Vendors selling their business need to consider the potentially anti-competitive effects of proposed transactions, according to recent proceedings at the Competition Tribunal of Canada. If the Competition Bureau can demonstrate that a transaction lessens or prevents competition, the Competition Tribunal can dissolve (i.e. unwind) the transaction. In such circumstances the vendors may have to return the proceeds from the transaction, and risk losing any indemnities contained in their deal documents.

The Competition Bureau is currently testing the remedies and tools available to the Competition Tribunal to prevent anti-competitive mergers and acquisitions in the matter of the acquisition of Complete Environmental Inc. ("Complete") by CCS Corporation ("CCS").

CCS operates hazardous waste disposal sites in north-eastern British Columbia. A subsidiary of Complete recently received regulatory approval to develop a waste disposal site that could compete with CCS. The Bureau has asserted that the transaction would result in CCS maintaining a monopoly over such landfill sites in the area by preventing Complete from developing its site to compete with CCS.

The ability of the Competition Tribunal to dissolve the transaction will be tested at a hearing that is scheduled to be heard by the Tribunal by the end of 2011. Complete's former shareholders recently brought a motion for summary dismissal of the application against them, arguing that dissolution as a remedy in this case would be overly broad and punitive.

By order dated November 3, 2011, the Tribunal dismissed the vendors' motion, meaning that the vendors will have to defend the proceedings going forward.

The proceedings in this matter confirm that the Competition Act raises real issues to be considered in connection with proposed mergers and acquisitions, and risks that can directly impact vendors as well as purchasers.

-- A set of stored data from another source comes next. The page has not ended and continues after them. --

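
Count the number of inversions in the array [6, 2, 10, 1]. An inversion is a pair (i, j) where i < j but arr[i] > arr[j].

Finding inversions in [6, 2, 10, 1]:

(0, 1): arr[0]=6 > arr[1]=2
(0, 3): arr[0]=6 > arr[3]=1
(1, 3): arr[1]=2 > arr[3]=1
(2, 3): arr[2]=10 > arr[3]=1

Total inversions: 4

The array has 4 inversion(s): (0,1), (0,3), (1,3), (2,3). Each pair (i,j) satisfies i < j and arr[i] > arr[j].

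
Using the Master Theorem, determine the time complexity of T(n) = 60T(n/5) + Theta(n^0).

Master Theorem for T(n) = 60T(n/5) + O(n^0):

a = 60, b = 5, c = 0
log_b(a) = log_5(60) = 2.5440

Case 1: c = 0 < log_5(60) = 2.5440
T(n) = O(n^(log_5 60))

For T(n) = 60T(n/5) + O(n^0): log_5(60) = 2.5440. This is Case 1 of the Master Theorem (c < log_b(a), work dominated by leaves), giving O(n^(log_5 60)).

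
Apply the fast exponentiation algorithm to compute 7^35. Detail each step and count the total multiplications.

Computing 7^35 by squaring (build up from 7^1; each line after the first costs one multiplication):

7^1 = 7
7^2 = (7^1)^2 = 7^2 = 49
7^4 = (7^2)^2 = 49^2 = 2401
7^8 = (7^4)^2 = 2401^2 = 5764801
7^16 = (7^8)^2 = 5764801^2 = 33232930569601
7^17 = 7 * 7^16 = 7 * 33232930569601 = 232630513987207
7^34 = (7^17)^2 = 232630513987207^2 = 54116956037952111668959660849
7^35 = 7 * 7^34 = 7 * 54116956037952111668959660849 = 378818692265664781682717625943

Result: 378818692265664781682717625943
Multiplications needed: 7 (7 lines after 7^1)

7^35 = 378818692265664781682717625943. Using exponentiation by squaring, this requires 7 multiplications. The key idea: if the exponent is even, square the half-power; if odd, multiply by the base once.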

  1. The Competition Bureau can seek to have a deal dissolved. If a transaction is found to lessen or to prevent competition, the Tribunal can dissolve the merger/ acquisition, based on the remedy provisions in the Competition Act. This result is possible even in circumstances where vendors have already spent the purchase price that has been received, as may be the case in the Complete-CCS matter.
  2. The Competition Bureau can include vendors in proceedings. When the Bureau proposes to unwind a transaction, vendors will be drawn into the proceedings because they may be forced to give up their purchase proceeds. This differs from divestiture remedies, where an order would only require the purchasers to sell off specified assets, without impacting the vendors.
  3. The Competition Bureau can review even relatively small transactions. The Complete- CCS matter was too small to trigger an automatic review by the Competition Bureau, because the size of the parties and the value of the acquired business did not pass the size thresholds set out in the Competition Act – the purchase price was $6.1 million. Despite this size, the Bureau exercised its authority to review the transaction.
  4. Rival bidders, competitors and other parties can seek to initiate Competition Act reviews by complaining to the Bureau. In the Complete-CCS matter, the filings indicate that the Bureau's review of the transaction was initiated following a complaint to the Bureau by a third party that the transaction would prevent or limit competition.
  5. The Tribunal will not be inclined to summarily dismiss a vendor from a review pursuant to the Competition Act. Vendors involved in merger transactions that are challenged by the Commissioner risk being involved in potentially protracted and expensive legal proceedings before the Tribunal.

This case also illustrates that the Competition Bureau has become more proactive and assertive in preventing anti-competitive transactions. This is the first merger in six years that the Competition Bureau has challenged before the Tribunal.

In most situations, it is more likely that the Tribunal will order divestiture rather than dissolution of a deal, to require a purchaser to sell-off assets that would otherwise give them market power, without involving the vendors. But the Tribunal retains the ability to consider if dissolution would be a more appropriate and effective remedy than divestiture.

Based on these proceedings:

  1. Parties should carefully consider the potentially anti-competitive results of a transaction even in circumstances where the party-size and transaction-size thresholds are not surpassed, in light of the Competition Bureau's increasing activism and the potential for other parties to raise complaints with the Bureau.
  2. In transactions that may raise competition law issues, the parties should consider applying for an Advance Ruling Certificate or a "no action letter" from the Bureau prior to proceeding. The parties will need to plan a considerable amount of time to gather the information required for such an application about the parties' businesses and the markets they operate in and to prepare the application, followed by at least a month (and potentially much longer) for the Bureau to review the application.
  3. Purchase agreements should reflect the allocation of risk, including the risk that the vendors will be drawn into proceedings by the Competition Bureau.

The content of this article is intended to provide a general guide to the subject matter. Specialist advice should be sought about your specific circumstances.